Results: Among 55 women (median age 26, IQR 24-29), hair TFV levels (n=305) were available for a median of 9 visits per woman between 3-29 months postpartum. Hair TFV levels ranged from undetected to 0.25 ng/mg (median 0.04 ng/mg). Controlling for trends since delivery (decline of 2.2% per month, 95%CI: -5.3-1.0), TFV levels averaged 24.4% higher (95%CI: -5.1-63.1;) post BF cessation than during BF, with no change in slope (0.0% per month, 95%CI: -3.8-3.9;). Postpartum, 42% of women were ever viremic. Higher TFV levels were strongly protective; relative risk of viremia per doubling of TFV was 0.52 (95%CI: 0.43-0.63; p<0.0001).
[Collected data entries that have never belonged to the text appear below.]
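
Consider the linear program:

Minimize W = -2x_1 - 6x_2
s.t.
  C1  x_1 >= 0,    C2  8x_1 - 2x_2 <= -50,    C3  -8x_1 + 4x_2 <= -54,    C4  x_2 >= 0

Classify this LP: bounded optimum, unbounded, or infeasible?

The boundaries x_1 = 0 and 8x_1 - 2x_2 = -50 meet at (0, 25), but that point violates -8x_1 + 4x_2 ≤ -54. Every candidate vertex is excluded by some other constraint, so the feasible region is empty.

infeasible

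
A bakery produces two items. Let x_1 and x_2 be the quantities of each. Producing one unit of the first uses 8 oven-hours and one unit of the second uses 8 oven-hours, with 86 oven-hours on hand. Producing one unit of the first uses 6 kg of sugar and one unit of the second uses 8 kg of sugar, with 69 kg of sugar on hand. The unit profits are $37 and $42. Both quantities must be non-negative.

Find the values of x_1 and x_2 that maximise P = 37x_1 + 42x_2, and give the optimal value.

x_1 = 17/2, x_2 = 9/4, maximum P = 409

Vertices and P = 37x_1 + 42x_2:
  (0, 0) → P = 0
  (0, 69/8) → P = 1449/4
  (43/4, 0) → P = 1591/4
  (17/2, 9/4) → P = 409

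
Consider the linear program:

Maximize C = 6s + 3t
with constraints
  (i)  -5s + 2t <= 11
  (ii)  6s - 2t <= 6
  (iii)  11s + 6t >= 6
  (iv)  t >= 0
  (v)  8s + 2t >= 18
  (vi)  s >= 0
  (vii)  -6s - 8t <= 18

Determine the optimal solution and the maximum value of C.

s = 17, t = 48, maximum C = 246

Vertices and C = 6s + 3t:
  (17, 48) → C = 246
  (7/13, 89/13) → C = 309/13
  (12/7, 15/7) → C = 117/7

At the optimal vertex, -5s + 2t = 11 and 6s - 2t = 6.
Solving simultaneously gives s = 17, t = 48.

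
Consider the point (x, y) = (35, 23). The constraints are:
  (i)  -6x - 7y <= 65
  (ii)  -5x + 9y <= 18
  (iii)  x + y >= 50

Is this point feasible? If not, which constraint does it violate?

Constraint (ii): -5x + 9y = 32, which is not ≤ 18. All other constraints are satisfied.

not feasible — violates (ii)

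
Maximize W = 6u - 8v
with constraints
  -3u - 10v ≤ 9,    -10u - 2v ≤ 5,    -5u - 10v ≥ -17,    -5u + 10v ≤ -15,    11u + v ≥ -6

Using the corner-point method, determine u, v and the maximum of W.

u = 13, v = -24/5, maximum W = 582/5

Vertices and W = 6u - 8v:
  (13, -24/5) → W = 582/5
  (3/4, -9/8) → W = 27/2
  (16/5, 1/10) → W = 92/5

At the optimal vertex, -3u - 10v = 9 and -5u - 10v = -17.
Solving simultaneously gives u = 13, v = -24/5.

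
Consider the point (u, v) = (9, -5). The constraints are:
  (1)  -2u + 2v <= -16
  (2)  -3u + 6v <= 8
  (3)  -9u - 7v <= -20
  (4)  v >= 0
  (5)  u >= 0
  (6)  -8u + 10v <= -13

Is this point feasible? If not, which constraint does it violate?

Constraint (4): v = -5, which is not ≥ 0. All other constraints are satisfied.

not feasible — violates (4)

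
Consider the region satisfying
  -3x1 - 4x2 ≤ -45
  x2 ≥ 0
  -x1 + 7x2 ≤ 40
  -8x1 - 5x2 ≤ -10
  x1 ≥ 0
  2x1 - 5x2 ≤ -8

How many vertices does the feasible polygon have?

3

Of the 15 pairwise boundary intersections, those satisfying every inequality are:
  (31/5, 33/5)
  (193/23, 114/23)
  (16, 8)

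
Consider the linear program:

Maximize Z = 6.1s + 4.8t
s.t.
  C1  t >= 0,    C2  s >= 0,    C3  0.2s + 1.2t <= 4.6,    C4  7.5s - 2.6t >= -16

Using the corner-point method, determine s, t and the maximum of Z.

s = 23, t = 0, maximum Z = 140.3

Vertices and Z = 6.1s + 4.8t:
  (0, 0) → Z = 0
  (23, 0) → Z = 1403/10
  (0, 23/6) → Z = 92/5

The optimum lies where t = 0 and 0.2s + 1.2t = 4.6.
Solving simultaneously gives s = 23, t = 0.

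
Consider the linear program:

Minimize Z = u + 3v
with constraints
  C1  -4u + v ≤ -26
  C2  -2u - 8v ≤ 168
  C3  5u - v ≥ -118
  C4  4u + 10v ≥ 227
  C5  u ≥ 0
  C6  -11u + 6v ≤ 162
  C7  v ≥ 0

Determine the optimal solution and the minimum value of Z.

u = 227/4, v = 0, minimum Z = 227/4

The feasible region is unbounded (it extends along (6, 11), (1, 0)), but Z strictly increases along every unbounded feasible direction, so there is no improving ray and the minimum is attained at a vertex.

The optimum lies where 4u + 10v = 227 and v = 0.
Solving simultaneously gives u = 227/4, v = 0.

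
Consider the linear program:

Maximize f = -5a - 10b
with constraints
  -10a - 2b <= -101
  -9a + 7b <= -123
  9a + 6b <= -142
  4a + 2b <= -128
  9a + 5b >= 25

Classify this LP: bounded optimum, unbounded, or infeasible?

The boundaries -10a - 2b = -101 and 4a + 2b = -128 meet at (229/6, -421/3), but that point violates 9a + 5b ≥ 25. Every candidate vertex is excluded by some other constraint, so the feasible region is empty.

infeasible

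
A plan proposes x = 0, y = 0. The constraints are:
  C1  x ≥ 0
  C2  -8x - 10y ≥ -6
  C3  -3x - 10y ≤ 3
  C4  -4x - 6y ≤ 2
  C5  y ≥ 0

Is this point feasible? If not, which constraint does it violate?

feasible

C1: 0 ≥ 0 ✓
C2: 0 ≥ -6 ✓
C3: 0 ≤ 3 ✓
C4: 0 ≤ 2 ✓
C5: 0 ≥ 0 ✓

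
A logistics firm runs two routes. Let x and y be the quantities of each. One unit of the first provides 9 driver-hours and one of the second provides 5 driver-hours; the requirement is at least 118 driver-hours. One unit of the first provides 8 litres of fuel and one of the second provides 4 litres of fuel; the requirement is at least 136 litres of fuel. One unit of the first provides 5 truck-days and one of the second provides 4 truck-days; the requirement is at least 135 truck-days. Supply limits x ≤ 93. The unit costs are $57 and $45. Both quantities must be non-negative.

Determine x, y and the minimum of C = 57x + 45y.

Vertices and C = 57x + 45y:
  (0, 34) → C = 1530
  (27, 0) → C = 1539
  (93, 0) → C = 5301
  (1/3, 100/3) → C = 1519
The feasible region is unbounded (it extends along (0, 1)), but C strictly increases along every unbounded feasible direction, so there is no improving ray and the minimum is attained at a vertex.

x = 1/3, y = 100/3, minimum C = 1519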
Conclusions: Leveraging an objective metric of ART use, we observed modestly declining adherence across the postpartum period, but no additional decline associated with breastfeeding cessation. High viremia frequency and varying postpartum TFV levels observed highlight the importance of enhanced adherence support with viral load monitoring among postpartum women.